Early Years Foundation Stage
At the end of Reception the EYFS Profile must be completed for each child. It provides parents a well-rounded picture of a child’s knowledge, understanding and abilities, their progress against expected levels, and their readiness for Year 1. Assessment for the EYFS profile is largely drawn from skilled observation of the child but will also include parental contributions and those of other adults working with the child. The EYFS profile indicates whether children are beginning to meeting expected levels of development (emerging), working at the expected levels or exceeding them. It is important to remember that all children develop at different rates and at this young age a few months can make a huge difference.

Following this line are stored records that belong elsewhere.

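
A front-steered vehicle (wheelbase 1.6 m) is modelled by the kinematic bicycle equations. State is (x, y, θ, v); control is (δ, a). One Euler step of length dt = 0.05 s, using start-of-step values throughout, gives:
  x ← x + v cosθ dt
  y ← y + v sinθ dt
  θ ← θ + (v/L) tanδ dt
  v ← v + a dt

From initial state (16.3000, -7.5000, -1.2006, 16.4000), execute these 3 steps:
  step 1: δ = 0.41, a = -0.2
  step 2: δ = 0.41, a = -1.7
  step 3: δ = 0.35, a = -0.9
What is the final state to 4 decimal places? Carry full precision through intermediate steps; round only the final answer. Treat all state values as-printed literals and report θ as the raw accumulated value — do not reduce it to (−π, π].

(17.6482, -9.5029, -0.5692, 16.2600)

after step 1 (δ=0.41, a=-0.2): (16.596675, -8.264450, -0.977852, 16.390000)
after step 2 (δ=0.41, a=-1.7): (17.054616, -8.944060, -0.755239, 16.305000)
after step 3 (δ=0.35, a=-0.9): (17.648206, -9.502884, -0.569245, 16.260000)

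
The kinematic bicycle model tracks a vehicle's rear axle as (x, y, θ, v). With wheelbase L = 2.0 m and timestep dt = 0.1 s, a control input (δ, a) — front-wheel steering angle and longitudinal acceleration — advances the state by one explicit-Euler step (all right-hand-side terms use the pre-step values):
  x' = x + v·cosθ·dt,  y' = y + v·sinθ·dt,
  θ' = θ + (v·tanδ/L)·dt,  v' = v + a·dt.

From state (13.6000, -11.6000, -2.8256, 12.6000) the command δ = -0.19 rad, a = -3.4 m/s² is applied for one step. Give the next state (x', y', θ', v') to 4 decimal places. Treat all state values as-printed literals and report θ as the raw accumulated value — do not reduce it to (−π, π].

(12.4024, -11.9916, -2.9468, 12.2600)

x' = 13.6000 + 12.6000·cos(-2.8256)·0.1 = 12.4024
y' = -11.6000 + 12.6000·sin(-2.8256)·0.1 = -11.9916
θ' = -2.8256 + (12.6000/2.0)·tan(-0.19)·0.1 = -2.9468
v' = 12.6000 − 3.4000·0.1 = 12.2600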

Children in the EYFS are assessed according early learning goals.
The prime areas are:
- communication and language
- physical development
- personal, social and emotional development
The specific areas are:
- Literacy: reading and writing
- Mathematics: numbers; shape, space and measures
- Understanding the world People and communities; the world and technology
- Expressive arts and design Exploring and using media and materials and Being imaginative
Towards the end of Year 1 children are assessed on their phonic knowledge.
All children need to be able to identify sounds associated with different letters and letter combinations (called graphemes and phonemes) and then blend these sounds together to correctly say the word on the page. The same skill is needed to help children with both reading and writing. This assessment identifies children who are not using sounds to the expected level and, in that case, the child will take the screening check again when they are in Year 2 following additional support from school.
The Phonics Screening Check consists of a list of 40 words, half real words and half non-words, which Year 1 children read to their class teacher. Administering the assessment usually takes between four and nine minutes per child.
Non-words (made up words) are included because they will be new to all children. Children who can read non-words should have the skills to decode almost any unfamiliar word. The non-words are presented alongside a picture of an imaginary creature, and children are told the non-word is the name of that type of creature. This helps children to understand the non-word should not be matched to their existing vocabulary.